Oggi si semina e domani si raccoglie?
«Diciamo che stiamo cercando di creare un'area di specializzazione non eterodiretta (le politiche pubbliche devono creare situazioni di contesto, creare un humus per attirare chi ha voglia di investire) dove si trovano condizioni favorevoli per le aziende. È un sistema territoriale che fa da leva nel suo insieme».
E che punta, in un sistema inedito per un mondo necessariamente egosita come quell industriale, sulla collaborazione industriale.
«Già, e in tal senso Meccatronica e Manifattura segnano una grande svolta nelle politiche industriali: non c'è più un rapporto tra singola azienda e Provincia ma sistemi di relazioni qualitative in settori che oggi sono a livello globale, in grado di far vincere la sfida futura industriale».
Al centro di questa evoluzione post-crisi c'è la Meccatronica.
«La Meccatornica sarà uno dei pochi settori in cui l'industria italiana può salvarsi ma c'è anche il settore dell energie rinnovabili e dell'edilizia sostenibile».
Scelte politiche che la Provincia ha fatto quando sembra di voler pescare in uno stagno.
«È stata una scommessa vincente. Ci sarà un inevitabile travaso tra aziende mature che stanno segnando il passo e un mercato di lavoro che ha molta fame di nuove competenze».
Nell'immediato, però, ci sono industrie in crisi. Che fare?
«Oggi viviamo un momento molto difficile. Ecco perché ci rivolgiamo alle imprese storiche: operare sempre in maniera uguale crea la persona debole nel mercato del lavoro. I lavoratori sono deboli per colpa del fatto che non si è capito che durante le fasi di trasformazione investire sulla formazione continua dei lavoratori è una cosa importante».
Serve dunque uno scatto di qualità?
«Sicuramente. Gli ammortizzatori sociali, per esempio, vanno usati come occasione per investire sulla conoscenza e la formazione delle persone».
A perdere il lavoro, però, sono persone difficilmente ricollocabili.
«In effetti il tema oggi è quello dei lavoratori più anziani che facciamo fatica a portare nel nuovo lavoro».
Ma non è tutto negativo. La Mariani, per esempio, com'è messa?

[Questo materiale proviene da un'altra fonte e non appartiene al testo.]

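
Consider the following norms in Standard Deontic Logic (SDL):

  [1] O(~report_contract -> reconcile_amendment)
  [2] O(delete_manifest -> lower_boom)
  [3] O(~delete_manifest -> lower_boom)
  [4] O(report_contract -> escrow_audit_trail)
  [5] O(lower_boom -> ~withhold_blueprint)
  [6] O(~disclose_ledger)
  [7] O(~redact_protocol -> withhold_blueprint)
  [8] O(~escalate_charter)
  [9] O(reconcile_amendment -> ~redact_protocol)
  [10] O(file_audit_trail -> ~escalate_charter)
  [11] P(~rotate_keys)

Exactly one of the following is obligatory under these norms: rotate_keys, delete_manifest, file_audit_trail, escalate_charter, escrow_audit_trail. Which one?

By case analysis on delete_manifest: premise 2 gives O(delete_manifest -> lower_boom) and premise 3 gives O(~delete_manifest -> lower_boom), so O(lower_boom) either way.
Premise 5 is O(lower_boom -> ~withhold_blueprint); since O(lower_boom), deontic closure gives O(~withhold_blueprint).
Premise 7 is O(~redact_protocol -> withhold_blueprint); contrapositively O(~withhold_blueprint -> redact_protocol). Since O(~withhold_blueprint) holds, K gives O(redact_protocol).
Premise 9 is O(reconcile_amendment -> ~redact_protocol); contrapositively O(redact_protocol -> ~reconcile_amendment). Since O(redact_protocol) holds, K gives O(~reconcile_amendment).
The contrapositive of premise 1 (O(~report_contract -> reconcile_amendment)) is O(~reconcile_amendment -> report_contract), and O(~reconcile_amendment) is already established, so O(report_contract).
Premise 4 is O(report_contract -> escrow_audit_trail); since O(report_contract), deontic closure gives O(escrow_audit_trail).
So O(escrow_audit_trail) holds — escrow_audit_trail is obligatory. None of the other listed options is made obligatory by any chain of premises.

escrow_audit_trail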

«Per quanto riguarda la Mariani inizieremo a brevissimo i lavori nello stabile e la prospettiva è di 200 persone impiegate nella fabbrica».
Torniamo a Meccatronica. Come va?
«Bene, direi. La Bonfiglioli, che punta a 100 dipendenti, completerà a metà settimana l'assunzione di 30 persone».
L'accusa che arriva da più parti è l'assenza di specializzati.
«È vero, si fa fatica a trovare profili adeguati».
La scuola, in tal senso, non aiuta?
«La scuola deve anticipare l'indirizzo formativo. Stiamo lavorando anche su questo versante».
In Provincia che si dice?
«Che il cambio di paradigma va bene, che c'è una nuova politica sulle imprese, un cambio di passo che porterà benefici domani. Abbiamo avviato un nuovo modo di impostare il senso di progettualità della Provincia, un nuovo modello di sostegno ad una nuova manifattura».
E il futuro, inevitabilmente, è la Meccatronica.
«La forza della Meccatronica sono le relazioni e la credibilità. Questo progetto è servito a dire o tutti fanno la propria parte, a partire dalla scuola con la collaborazione con altre aziende, o si perde. Discorso impensabile fino a ieri».
Il mondo post-crisi è cambiato. Adesso le aziende cercano collaborazione. È così?
«Lavorare fianco a fianco crea una costante commistione di idee che fa nascere nuove imprese. La competizione ormai non è più tra imprese ma tra sistemi produttivi. Se ci si allea si diventa forti. La Meccatronica ha superato il dualismo tra grande impresa e piccolo artigiano: tutti oggi hanno bisogno di fare innovazione e pure di filiera. D'altro canto la catena produttiva non è più dentro l'impresa».
L'impressione è che la politica sia andata più veloce della scuola.
«Ma la politica industriale nasce nella scuola, soprattutto nella tecnica superiore. Ora tocca alla scuola fare uno sforzo. Perché non deve più essere un mondo autoreferenziale ma deve aprirsi alle imprese».